BY LEAH WILLINGHAM , PHOTOS BY GEOFF FORESTER

I always knew that spring had arrived when I heard the brook in our backyard roar. I was usually in the kitchen the first time I noticed it, washing dishes after dinner, or untying mud-soaked boots by the back door. I would pause at the familiar rushing sound, thinking for a moment a rainstorm might be coming.

The brook was most alive in spring. In late summer and fall, our woodland stream wouldn’t move more than a trickle. In winter, the tiny rill froze over. But by March and April, the brook would swell to three times its normal size.
The neighborhood children and I didn’t waste any time preparing for play. The brook was at the bottom of a steep and muddy ledge behind my house, and we  climbed down eagerly, trying not to trip over any loose roots or rocks on our way.

IMAGINATIONS RUN WILD

We moved to the house by the brook when I was 10 years old, and spring was always a special time for everyone in my new neighborhood. The brook in the backyard was full of wooded land with maple, white birch, oak, and pine trees, along with a world of possibilities.
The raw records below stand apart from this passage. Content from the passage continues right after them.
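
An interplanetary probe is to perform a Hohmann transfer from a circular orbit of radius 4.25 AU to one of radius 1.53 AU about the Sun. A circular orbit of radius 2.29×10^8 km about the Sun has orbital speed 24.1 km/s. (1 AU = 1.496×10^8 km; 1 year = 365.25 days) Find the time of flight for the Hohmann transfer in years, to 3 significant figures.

t = 2.45 years

From the circular-orbit relation v² = μ/r at r = 2.29×10^8 km: μ = v²r = (24.1)² × 2.29×10^8 = 1.33005×10^11 km³/s².
In km: r₁ = 4.25 × 1.496×10^8 = 6.358×10^8 km; r₂ = 1.53 × 1.496×10^8 = 2.28888×10^8 km.
Semi-major axis of the transfer orbit: a_t = (6.358×10^8 + 2.28888×10^8)/2 = 4.32344×10^8 km.
Half the transfer-orbit period gives t = π√(a_t³/μ) = 7.744×10^7 s.
Converting: 7.744×10^7 s ÷ 3.15576×10^7 s/year (365.25 × 86400) = 2.45 years.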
My earlier years in downtown Concord were much different. Although we had a small flower garden in our backyard, there wasn’t much room to explore.

I spent most of my time playing on the aging swings at the old Kimball School, or drawing hopscotch patterns on asphalt in our one-car driveway.

That changed when we moved to the house by the brook on Fisk Road. The couple living next door had two young children around my age, a boy and a girl.

Their father built a treehouse in the woods where his daughter and I would bring our dolls and pretend they were wizards and pirates on great adventures.

The melting snow in spring revealed what we left behind in the fall: clumps of matted leaves, a pair of gloves from a day of sledding, a baseball accidentally thrown too far. We used what we found to build houses for fairies made of sticks, bottle caps, and glass with softened edges that we fished out of the swelling brook.

Some days we created miniature boats  out of leaves and twigs to race downstream. We took turns crossing the brook, hopping from one slick, mossy rock to another. Once or twice I slipped and fell in, soaked to the skin and covered with mud.

My mother pulled me into the house, trailing footprints as I went, and got me into the tub. My sneakers sat on the radiator for a week to dry, but they never quite recovered.

A SPECIAL TRANSITION

I loved the smell of wet earth and melting snow, and the slow transition to lighter clothes and longer days. Each morning, I waited outside for the school bus, dressed in a T-shirt, excited to come home from school to find adventure in the backyard.

On these early spring days, ambitious bikers and joggers began to arrive after dawn and make their way up our hill. The most determined emerged in late March before the last patches of snow had even melted.

And in the wooded area behind our house, where hiking trails wound through the trees, people came from across town to walk their dogs. The leaves had not yet started to grow back, and we could watch their progress deep into the woods.

I didn’t know then how much those little moments would mean to me as I grew older. Now, as an adult, whenever I see fiddlehead ferns begin to unroll in the woods, when the days are lengthening and birds are returning to New Hampshire, I think back to growing up at the house on Fisk Road, sitting in our treehouse, watching last fall’s leaves tumble and disappear in the brook.